Sometimes the last thing you want to do after a long day is spend more time with coworkers. Your idea of going to an “after work event” involves your couch and definitely not a suit. But our current environment makes it all too easy to get disconnected from our peers. Whether we telecommute, work in decentralized locations, or are just incredibly busy, we often go far too long without face to face interactions. So while it’s more than acceptable to miss a few of those events, make an effort to not miss them all.

The internet will never replace in-person

There is something to be said about getting together face to face. There is something there that can never be replicated by social media no matter how many tweets we post or photos we add to Instagram. This is not to denounce social media or the value of it (this is a blog after all), but it is to say we must realize that social media and virtual realities can’t reproduce the connections and interactions that are forged when we get together in person. In my casual surveys of our ‘virtual’ consultants on how best to engage, given most are millennials, I often expect a podcast or twitter session.  However, the most common answer is an in-person get together.

Out of sight, out of mind

As Woody Allen said, “80% of success is showing up.” Often we work from necessity: “This needs to be done now, who here can help?” But opportunities arise for those who realize it’s not just about the right timing, but the right place too. I frequently tell our consultants who are waiting for their next project to come to the office. When we host brown bag lunches or celebration dinners, I always encourage employees to attend in person and introduce themselves to someone they’ve never met. I tell them this, not because they can’t do their work from home or to make them uncomfortable, but because, more often than not, their potential next Project Manager or the person who will help them solve their latest problem is there too. That simple act of seeing someone and shaking their hand puts them at the front of our mind in a way that no email or resume can – no matter how amazing it is.
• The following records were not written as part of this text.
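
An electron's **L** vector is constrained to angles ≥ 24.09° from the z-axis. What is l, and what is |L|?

cos²θ_min = l/(l+1) = 0.8334.
Solving: l = 5.
Then |L| = ℏ√(5·6) = √30 ℏ.

l = 5, |L| = √30 ℏ ≈ 5.477ℏ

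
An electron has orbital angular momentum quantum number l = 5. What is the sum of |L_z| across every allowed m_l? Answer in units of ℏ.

m_l ∈ {-5, -4, -3, -2, -1, 0, 1, 2, 3, 4, 5}.
Σ|m_l| = 2(1+2+…+5) = 30.

Σ|L_z| = 30 ℏ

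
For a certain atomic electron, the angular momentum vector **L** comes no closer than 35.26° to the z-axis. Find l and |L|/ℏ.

l = 2, |L| = √6 ℏ ≈ 2.449ℏ

At minimum angle, m_l = l, so cos θ = l/√(l(l+1)); cos²θ = l/(l+1) = 0.6667.
Solving: l = 2.
Then |L| = ℏ√(2·3) = √6 ℏ.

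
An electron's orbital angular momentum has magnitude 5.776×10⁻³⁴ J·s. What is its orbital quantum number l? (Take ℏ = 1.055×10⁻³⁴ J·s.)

l = 5

Dividing by ℏ: |L|/ℏ ≈ 5.475.
l(l+1) ≈ 5.475² ≈ 29.97, so l = 5.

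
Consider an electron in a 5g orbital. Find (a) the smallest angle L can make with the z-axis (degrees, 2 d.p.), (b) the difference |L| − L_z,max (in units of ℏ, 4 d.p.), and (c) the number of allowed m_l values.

θ_min ≈ 26.57°; |L|−L_z,max ≈ 0.4721ℏ; 9 values

The 5g subshell has l = 4.
cos θ_min = 4/√20, so θ_min ≈ 26.57°.
|L| − L_z,max = (2√5 − 4)ℏ ≈ 0.4721ℏ.
There are 2l+1 = 9 values of m_l.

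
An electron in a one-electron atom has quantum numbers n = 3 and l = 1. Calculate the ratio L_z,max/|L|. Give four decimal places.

L_z,max/|L| = 0.7071

|L| = √2 ℏ ≈ 1.4142ℏ, while L_z,max = lℏ = 1ℏ.
L_z,max/|L| = 1/√2 = 0.7071.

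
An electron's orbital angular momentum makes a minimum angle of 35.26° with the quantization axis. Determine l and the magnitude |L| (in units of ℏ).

l = 2, |L| = √6 ℏ ≈ 2.449ℏ

At minimum angle, m_l = l, so cos θ = l/√(l(l+1)); cos²θ = l/(l+1) = 0.6667.
l = cos²θ/sin²θ ≈ 2.
Then |L| = ℏ√(2·3) = √6 ℏ.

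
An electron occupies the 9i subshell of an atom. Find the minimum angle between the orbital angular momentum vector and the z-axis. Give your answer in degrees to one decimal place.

9i means n = 9, l = 6.
|L| = ℏ√(l(l+1)) = √42 ℏ.
The smallest angle corresponds to the largest L_z, i.e. m_l = l = 6, giving L_z = 6ℏ.
cos θ_min = 6/√42, so θ_min ≈ 22.2°.

θ_min ≈ 22.2°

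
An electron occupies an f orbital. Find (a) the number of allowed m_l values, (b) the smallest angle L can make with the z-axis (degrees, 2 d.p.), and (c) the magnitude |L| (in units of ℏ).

7 values; θ_min ≈ 30.00°; |L| = 2√3 ℏ ≈ 3.464ℏ

The letter f corresponds to l = 3.
There are 2l+1 = 7 values of m_l.
cos θ_min = 3/√12, so θ_min ≈ 30.00°.
|L| = ℏ√(3·4) = 2√3 ℏ ≈ 3.464ℏ.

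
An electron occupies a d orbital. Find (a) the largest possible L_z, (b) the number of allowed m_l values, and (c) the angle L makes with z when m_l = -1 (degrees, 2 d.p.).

L_z,max = 2ℏ; 5 values; θ(m_l=-1) ≈ 114.09°

For a d orbital, l = 2.
L_z,max = lℏ = 2ℏ.
There are 2l+1 = 5 values of m_l.
For m_l = -1: cos θ = -1/√6, θ ≈ 114.09°.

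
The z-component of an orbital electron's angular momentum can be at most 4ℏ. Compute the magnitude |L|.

|L| = 2√5 ℏ ≈ 4.472ℏ

The maximum L_z equals lℏ, giving l = 4.
Then |L| = ℏ√(4·5) = 2√5 ℏ.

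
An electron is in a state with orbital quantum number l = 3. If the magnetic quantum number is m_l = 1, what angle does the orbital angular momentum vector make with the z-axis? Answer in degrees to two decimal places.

|L|² = l(l+1)ℏ² = 12ℏ², so |L| = 2√3 ℏ.
L_z = m_l ℏ = 1ℏ.
cos θ = L_z/|L| = 1/√12, so θ ≈ 73.22°.

θ ≈ 73.22°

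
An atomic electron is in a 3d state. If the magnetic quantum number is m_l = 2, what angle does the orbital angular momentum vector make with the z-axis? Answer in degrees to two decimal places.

3d means n = 3, l = 2.
|L|² = l(l+1)ℏ² = 6ℏ², so |L| = √6 ℏ.
L_z = m_l ℏ = 2ℏ.
cos θ = L_z/|L| = 2/√6, so θ ≈ 35.26°.

θ ≈ 35.26°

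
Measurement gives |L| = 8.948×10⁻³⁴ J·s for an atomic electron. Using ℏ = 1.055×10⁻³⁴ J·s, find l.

In units of ℏ, |L| ≈ 8.482.
l(l+1) ≈ 8.482² ≈ 71.94, so l = 8.

l = 8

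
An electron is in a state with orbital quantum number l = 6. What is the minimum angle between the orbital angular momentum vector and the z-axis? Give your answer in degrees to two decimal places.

θ_min ≈ 22.21°

|L|² = l(l+1)ℏ² = 42ℏ², so |L| = √42 ℏ.
The smallest angle corresponds to the largest L_z, i.e. m_l = l = 6, giving L_z = 6ℏ.
cos θ_min = 6/√42, so θ_min ≈ 22.21°.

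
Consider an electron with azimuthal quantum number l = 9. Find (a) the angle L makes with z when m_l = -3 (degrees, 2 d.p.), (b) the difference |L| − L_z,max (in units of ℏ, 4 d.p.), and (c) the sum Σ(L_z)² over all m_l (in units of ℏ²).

θ(m_l=-3) ≈ 108.43°; |L|−L_z,max ≈ 0.4868ℏ; Σ(L_z)² = 570 ℏ²

For m_l = -3: cos θ = -3/√90, θ ≈ 108.43°.
|L| − L_z,max = (3√10 − 9)ℏ ≈ 0.4868ℏ.
Σ m_l² = 570, so Σ(L_z)² = 570 ℏ².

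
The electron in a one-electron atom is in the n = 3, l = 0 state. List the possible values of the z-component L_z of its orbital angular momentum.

L_z = m_l ℏ with m_l ranging from −l to +l in integer steps.
For l = 0: m_l ∈ {0}.

L_z ∈ {0}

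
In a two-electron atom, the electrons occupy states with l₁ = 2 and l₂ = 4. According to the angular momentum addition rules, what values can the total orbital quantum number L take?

L = 2, 3, 4, 5, 6

The total orbital quantum number L ranges from |l₁ − l₂| to l₁ + l₂ in integer steps.
So L can be 2, 3, 4, 5, 6.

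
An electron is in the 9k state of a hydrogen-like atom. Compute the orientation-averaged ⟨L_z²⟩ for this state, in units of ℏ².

The 9k subshell has l = 7.
The allowed m_l values are -7, -6, -5, -4, -3, -2, -1, 0, 1, 2, 3, 4, 5, 6, 7.
⟨L_z²⟩ = ℏ²·l(l+1)/3 = 18.67ℏ².

⟨L_z²⟩ = 18.67 ℏ²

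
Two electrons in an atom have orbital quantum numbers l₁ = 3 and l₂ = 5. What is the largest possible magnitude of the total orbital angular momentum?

Angular momentum addition gives L = |l₁ − l₂|, …, l₁ + l₂.
Allowed values: L = 2, 3, 4, 5, 6, 7, 8.
The largest magnitude corresponds to L = 8: |L_tot| = ℏ√(8·9) = 6√2 ℏ.

|L_tot|_max = 6√2 ℏ ≈ 8.485ℏ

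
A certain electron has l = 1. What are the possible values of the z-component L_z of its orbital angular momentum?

L_z ∈ {−ℏ, 0, ℏ}

L_z = m_l ℏ with m_l ranging from −l to +l in integer steps.
For l = 1: m_l ∈ {-1, 0, 1}.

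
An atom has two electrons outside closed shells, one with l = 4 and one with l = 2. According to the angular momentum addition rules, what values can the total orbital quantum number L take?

L = 2, 3, 4, 5, 6

Angular momentum addition gives L = |l₁ − l₂|, …, l₁ + l₂.
L ∈ {2, 3, 4, 5, 6}.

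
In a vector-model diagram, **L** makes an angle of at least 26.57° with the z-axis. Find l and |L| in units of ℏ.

l = 4, |L| = 2√5 ℏ ≈ 4.472ℏ

cos θ_min = l/√(l(l+1)) = √(l/(l+1)), so l/(l+1) = cos²(26.57°) = 0.7999.
Thus l = 0.7999/(1 − 0.7999) ≈ 4.
Then |L| = ℏ√(4·5) = 2√5 ℏ.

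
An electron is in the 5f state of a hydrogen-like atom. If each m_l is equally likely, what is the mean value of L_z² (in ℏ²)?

For 5f, l = 3.
m_l runs from −3 to 3, i.e. {-3, -2, -1, 0, 1, 2, 3}.
⟨L_z²⟩ = ℏ²·(Σ m_l²)/(2l+1) = ℏ²·28/7 = 4ℏ².

⟨L_z²⟩ = 4 ℏ²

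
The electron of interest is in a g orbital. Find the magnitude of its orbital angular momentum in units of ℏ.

For a g orbital, l = 4.
|L| = ℏ√(l(l+1)) = ℏ√(4·5) = 2√5 ℏ

|L| = 2√5 ℏ ≈ 4.472ℏ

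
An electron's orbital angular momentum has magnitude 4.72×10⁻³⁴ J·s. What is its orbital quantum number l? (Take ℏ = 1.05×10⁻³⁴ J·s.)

In units of ℏ, |L| ≈ 4.495.
Set l(l+1) = 20.21; the integer solution is l = 4.

l = 4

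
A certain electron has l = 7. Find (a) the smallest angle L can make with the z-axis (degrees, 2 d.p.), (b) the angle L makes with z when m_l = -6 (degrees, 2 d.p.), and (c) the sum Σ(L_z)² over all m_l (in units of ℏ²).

cos θ_min = 7/√56, so θ_min ≈ 20.70°.
For m_l = -6: cos θ = -6/√56, θ ≈ 143.30°.
Σ m_l² = 280, so Σ(L_z)² = 280 ℏ².

θ_min ≈ 20.70°; θ(m_l=-6) ≈ 143.30°; Σ(L_z)² = 280 ℏ²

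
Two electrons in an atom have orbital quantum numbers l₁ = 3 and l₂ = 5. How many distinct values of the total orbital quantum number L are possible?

Angular momentum addition gives L = |l₁ − l₂|, …, l₁ + l₂.
L ∈ {2, 3, 4, 5, 6, 7, 8}.
That is 7 values.

7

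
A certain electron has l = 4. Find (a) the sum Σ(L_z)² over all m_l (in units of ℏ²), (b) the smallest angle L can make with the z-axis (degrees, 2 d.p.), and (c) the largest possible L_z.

Σ m_l² = 60, so Σ(L_z)² = 60 ℏ².
cos θ_min = 4/√20, so θ_min ≈ 26.57°.
L_z,max = lℏ = 4ℏ.

Σ(L_z)² = 60 ℏ²; θ_min ≈ 26.57°; L_z,max = 4ℏ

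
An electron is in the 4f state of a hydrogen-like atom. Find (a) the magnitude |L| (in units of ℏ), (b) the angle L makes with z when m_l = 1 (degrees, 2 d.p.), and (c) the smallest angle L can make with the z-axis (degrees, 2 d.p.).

|L| = 2√3 ℏ ≈ 3.464ℏ; θ(m_l=1) ≈ 73.22°; θ_min ≈ 30.00°

The 4f subshell has l = 3.
|L| = ℏ√(3·4) = 2√3 ℏ ≈ 3.464ℏ.
For m_l = 1: cos θ = 1/√12, θ ≈ 73.22°.
cos θ_min = 3/√12, so θ_min ≈ 30.00°.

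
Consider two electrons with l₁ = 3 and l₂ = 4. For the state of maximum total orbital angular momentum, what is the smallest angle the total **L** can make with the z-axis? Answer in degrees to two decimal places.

L runs from |3 − 4| = 1 to 3 + 4 = 7.
Allowed values: L = 1, 2, 3, 4, 5, 6, 7.
The maximum is L = 7, with |L_tot| = ℏ√(7·8) = 2√14 ℏ.
The minimum angle with z is arccos(7/√56) ≈ 20.70°.

θ_min ≈ 20.70°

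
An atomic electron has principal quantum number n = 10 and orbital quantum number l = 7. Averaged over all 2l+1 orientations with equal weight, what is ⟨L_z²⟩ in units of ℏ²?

⟨L_z²⟩ = 18.67 ℏ²

m_l runs from −7 to 7, i.e. {-7, -6, -5, -4, -3, -2, -1, 0, 1, 2, 3, 4, 5, 6, 7}.
⟨L_z²⟩ = ℏ²·(Σ m_l²)/(2l+1) = ℏ²·280/15 = 18.67ℏ².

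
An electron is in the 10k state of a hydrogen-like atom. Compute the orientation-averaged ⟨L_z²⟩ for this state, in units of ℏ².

⟨L_z²⟩ = 18.67 ℏ²

The 10k subshell has l = 7.
m_l runs from −7 to 7, i.e. {-7, -6, -5, -4, -3, -2, -1, 0, 1, 2, 3, 4, 5, 6, 7}.
⟨L_z²⟩ = ℏ²·(Σ m_l²)/(2l+1) = ℏ²·280/15 = 18.67ℏ².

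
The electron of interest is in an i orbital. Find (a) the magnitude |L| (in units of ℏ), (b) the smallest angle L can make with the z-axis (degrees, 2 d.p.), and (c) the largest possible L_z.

|L| = √42 ℏ ≈ 6.481ℏ; θ_min ≈ 22.21°; L_z,max = 6ℏ

An i state has l = 6.
|L| = ℏ√(6·7) = √42 ℏ ≈ 6.481ℏ.
cos θ_min = 6/√42, so θ_min ≈ 22.21°.
L_z,max = lℏ = 6ℏ.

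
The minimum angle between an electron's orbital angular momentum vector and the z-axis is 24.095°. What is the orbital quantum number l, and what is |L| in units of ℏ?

cos θ_min = l/√(l(l+1)) = √(l/(l+1)), so l/(l+1) = cos²(24.095°) = 0.8333.
Solving: l = 5.
Then |L| = ℏ√(5·6) = √30 ℏ.

l = 5, |L| = √30 ℏ ≈ 5.477ℏ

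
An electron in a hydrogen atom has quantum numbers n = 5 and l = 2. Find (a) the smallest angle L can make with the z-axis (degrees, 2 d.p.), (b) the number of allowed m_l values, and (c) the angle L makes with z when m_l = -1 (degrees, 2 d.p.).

cos θ_min = 2/√6, so θ_min ≈ 35.26°.
There are 2l+1 = 5 values of m_l.
For m_l = -1: cos θ = -1/√6, θ ≈ 114.09°.

θ_min ≈ 35.26°; 5 values; θ(m_l=-1) ≈ 114.09°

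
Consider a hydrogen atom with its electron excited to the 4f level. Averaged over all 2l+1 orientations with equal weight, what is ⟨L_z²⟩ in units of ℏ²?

⟨L_z²⟩ = 4 ℏ²

The 4f level has l = 3.
The allowed m_l values are -3, -2, -1, 0, 1, 2, 3.
⟨L_z²⟩ = ℏ²·l(l+1)/3 = 4ℏ².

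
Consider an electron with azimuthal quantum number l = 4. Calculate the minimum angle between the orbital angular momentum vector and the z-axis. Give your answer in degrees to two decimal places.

θ_min ≈ 26.57°

|L|² = l(l+1)ℏ² = 20ℏ², so |L| = 2√5 ℏ.
The smallest angle corresponds to the largest L_z, i.e. m_l = l = 4, giving L_z = 4ℏ.
cos θ_min = 4/√20, so θ_min ≈ 26.57°.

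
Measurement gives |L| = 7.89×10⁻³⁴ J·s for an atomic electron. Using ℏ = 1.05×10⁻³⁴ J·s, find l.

In units of ℏ, |L| ≈ 7.514.
Set l(l+1) = 56.46; the integer solution is l = 7.

l = 7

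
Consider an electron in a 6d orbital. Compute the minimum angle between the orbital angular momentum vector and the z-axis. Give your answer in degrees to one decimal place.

For 6d, l = 2.
|L| = ℏ√(l(l+1)) = √6 ℏ.
The smallest angle corresponds to the largest L_z, i.e. m_l = l = 2, giving L_z = 2ℏ.
cos θ_min = 2/√6, so θ_min ≈ 35.3°.

θ_min ≈ 35.3°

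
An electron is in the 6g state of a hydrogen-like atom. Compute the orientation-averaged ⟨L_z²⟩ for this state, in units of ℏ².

The 6g subshell has l = 4.
m_l ∈ {-4, -3, -2, -1, 0, 1, 2, 3, 4}.
⟨L_z²⟩ = ℏ²·l(l+1)/3 = 6.667ℏ².

⟨L_z²⟩ = 6.667 ℏ²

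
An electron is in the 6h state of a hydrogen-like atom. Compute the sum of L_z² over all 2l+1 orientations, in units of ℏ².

6h means n = 6, l = 5.
m_l runs from −5 to 5, i.e. {-5, -4, -3, -2, -1, 0, 1, 2, 3, 4, 5}.
Σ m_l² = l(l+1)(2l+1)/3 = 5·6·11/3 = 110.

Σ(L_z)² = 110 ℏ²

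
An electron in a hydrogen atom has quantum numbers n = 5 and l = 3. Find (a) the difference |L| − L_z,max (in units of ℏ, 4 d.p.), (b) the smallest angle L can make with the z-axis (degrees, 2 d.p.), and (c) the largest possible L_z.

|L| − L_z,max = (2√3 − 3)ℏ ≈ 0.4641ℏ.
cos θ_min = 3/√12, so θ_min ≈ 30.00°.
L_z,max = lℏ = 3ℏ.

|L|−L_z,max ≈ 0.4641ℏ; θ_min ≈ 30.00°; L_z,max = 3ℏ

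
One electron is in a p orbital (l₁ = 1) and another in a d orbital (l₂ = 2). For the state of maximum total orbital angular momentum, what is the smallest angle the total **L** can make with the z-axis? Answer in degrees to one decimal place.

θ_min ≈ 30.0°

Angular momentum addition gives L = |l₁ − l₂|, …, l₁ + l₂.
So L can be 1, 2, 3.
The maximum is L = 3, with |L_tot| = ℏ√(3·4) = 2√3 ℏ.
The minimum angle with z is arccos(3/√12) ≈ 30.0°.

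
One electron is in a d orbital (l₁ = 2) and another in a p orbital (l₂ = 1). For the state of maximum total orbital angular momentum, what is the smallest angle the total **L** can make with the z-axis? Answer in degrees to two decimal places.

θ_min ≈ 30.00°

By the triangle rule, |l₁ − l₂| ≤ L ≤ l₁ + l₂.
So L can be 1, 2, 3.
The maximum is L = 3, with |L_tot| = ℏ√(3·4) = 2√3 ℏ.
The minimum angle with z is arccos(3/√12) ≈ 30.00°.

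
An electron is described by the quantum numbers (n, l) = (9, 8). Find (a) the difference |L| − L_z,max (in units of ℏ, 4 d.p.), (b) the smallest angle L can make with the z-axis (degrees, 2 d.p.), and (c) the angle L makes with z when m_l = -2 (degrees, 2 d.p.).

|L|−L_z,max ≈ 0.4853ℏ; θ_min ≈ 19.47°; θ(m_l=-2) ≈ 103.63°

|L| − L_z,max = (6√2 − 8)ℏ ≈ 0.4853ℏ.
cos θ_min = 8/√72, so θ_min ≈ 19.47°.
For m_l = -2: cos θ = -2/√72, θ ≈ 103.63°.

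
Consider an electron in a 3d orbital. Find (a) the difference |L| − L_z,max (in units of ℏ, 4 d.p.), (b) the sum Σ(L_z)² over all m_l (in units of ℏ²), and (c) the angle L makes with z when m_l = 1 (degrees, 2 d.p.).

For 3d, l = 2.
|L| − L_z,max = (√6 − 2)ℏ ≈ 0.4495ℏ.
Σ m_l² = 10, so Σ(L_z)² = 10 ℏ².
For m_l = 1: cos θ = 1/√6, θ ≈ 65.91°.

|L|−L_z,max ≈ 0.4495ℏ; Σ(L_z)² = 10 ℏ²; θ(m_l=1) ≈ 65.91°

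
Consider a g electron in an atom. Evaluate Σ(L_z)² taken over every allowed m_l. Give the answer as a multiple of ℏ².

A g state has l = 4.
m_l ∈ {-4, -3, -2, -1, 0, 1, 2, 3, 4}.
Summing m² from −4 to 4: Σ m_l² = 60.

Σ(L_z)² = 60 ℏ²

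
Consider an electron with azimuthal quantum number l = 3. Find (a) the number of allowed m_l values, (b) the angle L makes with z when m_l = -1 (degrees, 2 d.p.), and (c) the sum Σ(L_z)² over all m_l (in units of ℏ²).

7 values; θ(m_l=-1) ≈ 106.78°; Σ(L_z)² = 28 ℏ²

There are 2l+1 = 7 values of m_l.
For m_l = -1: cos θ = -1/√12, θ ≈ 106.78°.
Σ m_l² = 28, so Σ(L_z)² = 28 ℏ².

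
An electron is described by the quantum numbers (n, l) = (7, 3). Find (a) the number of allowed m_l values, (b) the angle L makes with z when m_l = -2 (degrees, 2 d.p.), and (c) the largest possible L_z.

There are 2l+1 = 7 values of m_l.
For m_l = -2: cos θ = -2/√12, θ ≈ 125.26°.
L_z,max = lℏ = 3ℏ.

7 values; θ(m_l=-2) ≈ 125.26°; L_z,max = 3ℏ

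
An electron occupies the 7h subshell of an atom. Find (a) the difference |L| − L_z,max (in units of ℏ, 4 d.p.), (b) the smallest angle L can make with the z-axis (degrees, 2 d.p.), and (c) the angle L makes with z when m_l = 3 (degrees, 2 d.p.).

The 7h subshell has l = 5.
|L| − L_z,max = (√30 − 5)ℏ ≈ 0.4772ℏ.
cos θ_min = 5/√30, so θ_min ≈ 24.09°.
For m_l = 3: cos θ = 3/√30, θ ≈ 56.79°.

|L|−L_z,max ≈ 0.4772ℏ; θ_min ≈ 24.09°; θ(m_l=3) ≈ 56.79°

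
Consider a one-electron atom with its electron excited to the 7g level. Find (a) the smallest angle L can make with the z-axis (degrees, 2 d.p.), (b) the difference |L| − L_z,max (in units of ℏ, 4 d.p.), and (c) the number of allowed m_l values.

The 7g level has l = 4.
cos θ_min = 4/√20, so θ_min ≈ 26.57°.
|L| − L_z,max = (2√5 − 4)ℏ ≈ 0.4721ℏ.
There are 2l+1 = 9 values of m_l.

θ_min ≈ 26.57°; |L|−L_z,max ≈ 0.4721ℏ; 9 values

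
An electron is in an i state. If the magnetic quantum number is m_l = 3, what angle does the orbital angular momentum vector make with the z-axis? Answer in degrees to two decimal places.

θ ≈ 62.42°

An i state has l = 6.
|L| = √(l(l+1)) ℏ = √42 ℏ.
L_z = m_l ℏ = 3ℏ.
cos θ = L_z/|L| = 3/√42, so θ ≈ 62.42°.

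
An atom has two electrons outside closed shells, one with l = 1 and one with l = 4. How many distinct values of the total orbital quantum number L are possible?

The total orbital quantum number L ranges from |l₁ − l₂| to l₁ + l₂ in integer steps.
Allowed values: L = 3, 4, 5.
That is 3 values.

3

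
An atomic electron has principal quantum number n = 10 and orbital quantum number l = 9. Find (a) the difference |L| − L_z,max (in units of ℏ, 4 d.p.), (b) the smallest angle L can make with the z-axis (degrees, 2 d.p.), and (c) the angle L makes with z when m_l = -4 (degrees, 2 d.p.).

|L| − L_z,max = (3√10 − 9)ℏ ≈ 0.4868ℏ.
cos θ_min = 9/√90, so θ_min ≈ 18.43°.
For m_l = -4: cos θ = -4/√90, θ ≈ 114.94°.

|L|−L_z,max ≈ 0.4868ℏ; θ_min ≈ 18.43°; θ(m_l=-4) ≈ 114.94°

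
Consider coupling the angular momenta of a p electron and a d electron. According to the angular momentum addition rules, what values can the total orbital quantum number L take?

L runs from |1 − 2| = 1 to 1 + 2 = 3.
Allowed values: L = 1, 2, 3.

L = 1, 2, 3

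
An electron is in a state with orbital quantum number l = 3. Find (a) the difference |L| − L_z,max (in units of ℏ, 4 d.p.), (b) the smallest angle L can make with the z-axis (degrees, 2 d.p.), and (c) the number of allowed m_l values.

|L|−L_z,max ≈ 0.4641ℏ; θ_min ≈ 30.00°; 7 values

|L| − L_z,max = (2√3 − 3)ℏ ≈ 0.4641ℏ.
cos θ_min = 3/√12, so θ_min ≈ 30.00°.
There are 2l+1 = 7 values of m_l.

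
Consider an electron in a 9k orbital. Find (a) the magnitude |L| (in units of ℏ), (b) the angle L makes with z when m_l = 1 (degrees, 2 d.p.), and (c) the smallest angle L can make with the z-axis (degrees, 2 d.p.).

|L| = 2√14 ℏ ≈ 7.483ℏ; θ(m_l=1) ≈ 82.32°; θ_min ≈ 20.70°

9k means n = 9, l = 7.
|L| = ℏ√(7·8) = 2√14 ℏ ≈ 7.483ℏ.
For m_l = 1: cos θ = 1/√56, θ ≈ 82.32°.
cos θ_min = 7/√56, so θ_min ≈ 20.70°.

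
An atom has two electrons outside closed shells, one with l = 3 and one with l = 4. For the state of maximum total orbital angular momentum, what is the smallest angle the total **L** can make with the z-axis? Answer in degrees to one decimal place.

θ_min ≈ 20.7°

By the triangle rule, |l₁ − l₂| ≤ L ≤ l₁ + l₂.
Allowed values: L = 1, 2, 3, 4, 5, 6, 7.
The maximum is L = 7, with |L_tot| = ℏ√(7·8) = 2√14 ℏ.
The minimum angle with z is arccos(7/√56) ≈ 20.7°.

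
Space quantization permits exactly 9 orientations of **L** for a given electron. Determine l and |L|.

9 = 2l + 1, so l = (9−1)/2 = 4.
|L| = ℏ√(l(l+1)) = ℏ√(4·5) = 2√5 ℏ.

l = 4, |L| = 2√5 ℏ ≈ 4.472ℏ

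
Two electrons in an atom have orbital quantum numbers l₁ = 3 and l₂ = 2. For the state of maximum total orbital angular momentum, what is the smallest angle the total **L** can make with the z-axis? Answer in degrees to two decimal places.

θ_min ≈ 24.09°

By the triangle rule, |l₁ − l₂| ≤ L ≤ l₁ + l₂.
Allowed values: L = 1, 2, 3, 4, 5.
The maximum is L = 5, with |L_tot| = ℏ√(5·6) = √30 ℏ.
The minimum angle with z is arccos(5/√30) ≈ 24.09°.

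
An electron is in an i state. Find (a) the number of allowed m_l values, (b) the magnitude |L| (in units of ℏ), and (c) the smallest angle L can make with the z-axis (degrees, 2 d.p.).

For an i orbital, l = 6.
There are 2l+1 = 13 values of m_l.
|L| = ℏ√(6·7) = √42 ℏ ≈ 6.481ℏ.
cos θ_min = 6/√42, so θ_min ≈ 22.21°.

13 values; |L| = √42 ℏ ≈ 6.481ℏ; θ_min ≈ 22.21°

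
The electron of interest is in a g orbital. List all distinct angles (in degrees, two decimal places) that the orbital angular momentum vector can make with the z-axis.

A g state has l = 4.
|L| = ℏ√(l(l+1)) = 2√5 ℏ.
cos θ = m_l/√20 for each m_l ∈ {-4, -3, -2, -1, 0, 1, 2, 3, 4}.

θ ∈ {26.57°, 47.87°, 63.43°, 77.08°, 90.00°, 102.92°, 116.57°, 132.13°, 153.43°}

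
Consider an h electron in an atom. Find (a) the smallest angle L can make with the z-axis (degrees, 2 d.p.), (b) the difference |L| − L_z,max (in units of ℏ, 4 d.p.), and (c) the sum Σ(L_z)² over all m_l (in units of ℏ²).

θ_min ≈ 24.09°; |L|−L_z,max ≈ 0.4772ℏ; Σ(L_z)² = 110 ℏ²

An h state has l = 5.
cos θ_min = 5/√30, so θ_min ≈ 24.09°.
|L| − L_z,max = (√30 − 5)ℏ ≈ 0.4772ℏ.
Σ m_l² = 110, so Σ(L_z)² = 110 ℏ².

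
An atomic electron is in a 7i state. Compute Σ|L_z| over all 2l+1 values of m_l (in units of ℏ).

For 7i, l = 6.
m_l runs from −6 to 6, i.e. {-6, -5, -4, -3, -2, -1, 0, 1, 2, 3, 4, 5, 6}.
Σ|m_l| = 2(1+2+…+6) = 42.

Σ|L_z| = 42 ℏ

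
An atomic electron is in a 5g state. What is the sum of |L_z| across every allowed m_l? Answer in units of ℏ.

For 5g, l = 4.
m_l ∈ {-4, -3, -2, -1, 0, 1, 2, 3, 4}.
Σ|m_l| = l(l+1) = 20.

Σ|L_z| = 20 ℏ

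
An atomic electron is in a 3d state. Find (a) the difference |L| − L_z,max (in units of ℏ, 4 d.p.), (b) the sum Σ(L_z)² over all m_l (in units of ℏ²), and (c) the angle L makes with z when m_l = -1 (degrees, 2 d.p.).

The 3d subshell has l = 2.
|L| − L_z,max = (√6 − 2)ℏ ≈ 0.4495ℏ.
Σ m_l² = 10, so Σ(L_z)² = 10 ℏ².
For m_l = -1: cos θ = -1/√6, θ ≈ 114.09°.

|L|−L_z,max ≈ 0.4495ℏ; Σ(L_z)² = 10 ℏ²; θ(m_l=-1) ≈ 114.09°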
People make it all worthwhile

It’s easy to make work all about work and it’s just as easy to get burnt out from doing so. Ask anyone who stays with their organization why they do it and nine out of ten times the answer will be, “the people.” When we spend time with our coworkers, we commiserate over challenges, we collaborate on solutions, and we connect over a shared purpose. Camaraderie is not something that can be manufactured; it’s built through the moments we share. We develop relationships with people through our time spent together, over lunches and at conferences and potluck dinners, not through teleconferences and LinkedIn. It is those relationships that bond us to our organizations and lead us to stay day after day.

So go to that work event, the brown bag lunch, the town hall. Don’t miss those in-person interactions that have become all too rare today and yet that we often pass off as just another thing to do. Whether you are looking for your next opportunity or just need a reminder of what it means to be a team, there is no real substitute for getting together, putting the technology down, and talking face to face. It was a New Year’s resolution for me to do just the same. I, too, am working to go to more events outside of my normal network. Sometimes it’s tiring, not being home at night during the week, but the importance of connecting, networking, and just having casual connections is an important part of our self, our career and our ability to grow.

Friday Fast Tip: Slow, Don’t Stop

Over the course of our professional lives, there will be times when we wish to slow down – perhaps when we are raising a family, for example. Often, we are inclined to believe that we must completely stop what we are doing to do this, but when we are ready to accelerate our careers again, it can be daunting. Instead of stopping, find ways to slow down. Work with your manager to set a more flexible schedule that meets your needs, and then when you are ready to hit the gas, you won’t be starting all over again.